Heines also commented on the company’s model of offering scooters in urban downtowns. Houston had said that model came about after her family had staff members at other companies riding scooters to work as a way to avoid congestion and paying pricey parking fees.

“We have a free parking garage that has 300 spaces open,” Heines said. “So we’re not really experiencing the same urbanization issues that San Antonio would be experiencing.”

In an interview after the meeting, Yates said the city’s sidewalks are not wide enough for both scooters and pedestrians, and that the historic brick streets in the downtown area create additional hazards.

“The difference between bicycles and scooters are the amount of pedestrians we have here in Tyler,” Yates said. “And our sidewalks will not accommodate both a scooter and a citizen.

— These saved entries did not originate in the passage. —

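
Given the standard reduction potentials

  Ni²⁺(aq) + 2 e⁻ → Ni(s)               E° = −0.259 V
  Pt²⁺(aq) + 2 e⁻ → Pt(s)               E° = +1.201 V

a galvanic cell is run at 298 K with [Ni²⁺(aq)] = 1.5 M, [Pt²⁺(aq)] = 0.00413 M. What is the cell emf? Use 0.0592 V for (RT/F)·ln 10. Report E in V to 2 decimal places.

The Pt²⁺/Pt couple has the more positive E°, so it is the cathode; Ni²⁺/Ni is the anode.
E°cell = +1.201 − (−0.259) = +1.460 V, with n = 2 electrons transferred.
The balanced reaction is Pt²⁺(aq) + Ni(s) → Pt(s) + Ni²⁺(aq), so Q = [Ni²⁺(aq)] / [Pt²⁺(aq)] = 363 and log Q = 2.560.
By the Nernst equation, E = +1.460 − (0.0592/2)·(2.560) = +1.38 V.

+1.38 V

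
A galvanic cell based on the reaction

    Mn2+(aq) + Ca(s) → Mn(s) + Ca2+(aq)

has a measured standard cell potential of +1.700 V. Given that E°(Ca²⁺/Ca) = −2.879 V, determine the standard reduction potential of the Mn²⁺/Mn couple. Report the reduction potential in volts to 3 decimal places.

In the reaction as written the Mn²⁺/Mn couple is reduced (cathode) and Ca²⁺/Ca is oxidized (anode), so E°cell = E°(Mn²⁺/Mn) − E°(Ca²⁺/Ca).
E°(Mn²⁺/Mn) = E°cell + E°(anode) = +1.700 + (−2.879) = −1.179 V.

−1.179 V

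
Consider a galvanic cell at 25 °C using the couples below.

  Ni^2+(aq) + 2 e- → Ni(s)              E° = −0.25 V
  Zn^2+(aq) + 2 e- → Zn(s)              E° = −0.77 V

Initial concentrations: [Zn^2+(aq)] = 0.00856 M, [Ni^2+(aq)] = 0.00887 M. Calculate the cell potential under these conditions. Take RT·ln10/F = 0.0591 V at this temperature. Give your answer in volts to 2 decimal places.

The Ni²⁺/Ni couple has the more positive E°, so it is the cathode; Zn²⁺/Zn is the anode.
E°cell = −0.25 − (−0.77) = +0.52 V, with n = 2 electrons transferred.
Balancing gives Ni^2+(aq) + Zn(s) → Ni(s) + Zn^2+(aq); hence Q = [Zn^2+(aq)] / [Ni^2+(aq)] = 0.965 (log Q = −0.015).
E = E° − (0.0591/n)·log Q = +0.52 − (0.0591/2)(−0.015) = +0.52 V.

+0.52 V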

It possibly could in certain areas, but the area we concentrated on would not allow that.”

He said sidewalks would need to be wider to accommodate scooters, and it’s unlikely that the historic brick streets ever would be paved over. However, he said some of the projects going on downtown could make the area more attractive to scooters.

“We encourage every company to come to the city of Tyler, but right now we just don’t feel like right now is the right time for products like that,” Yates said.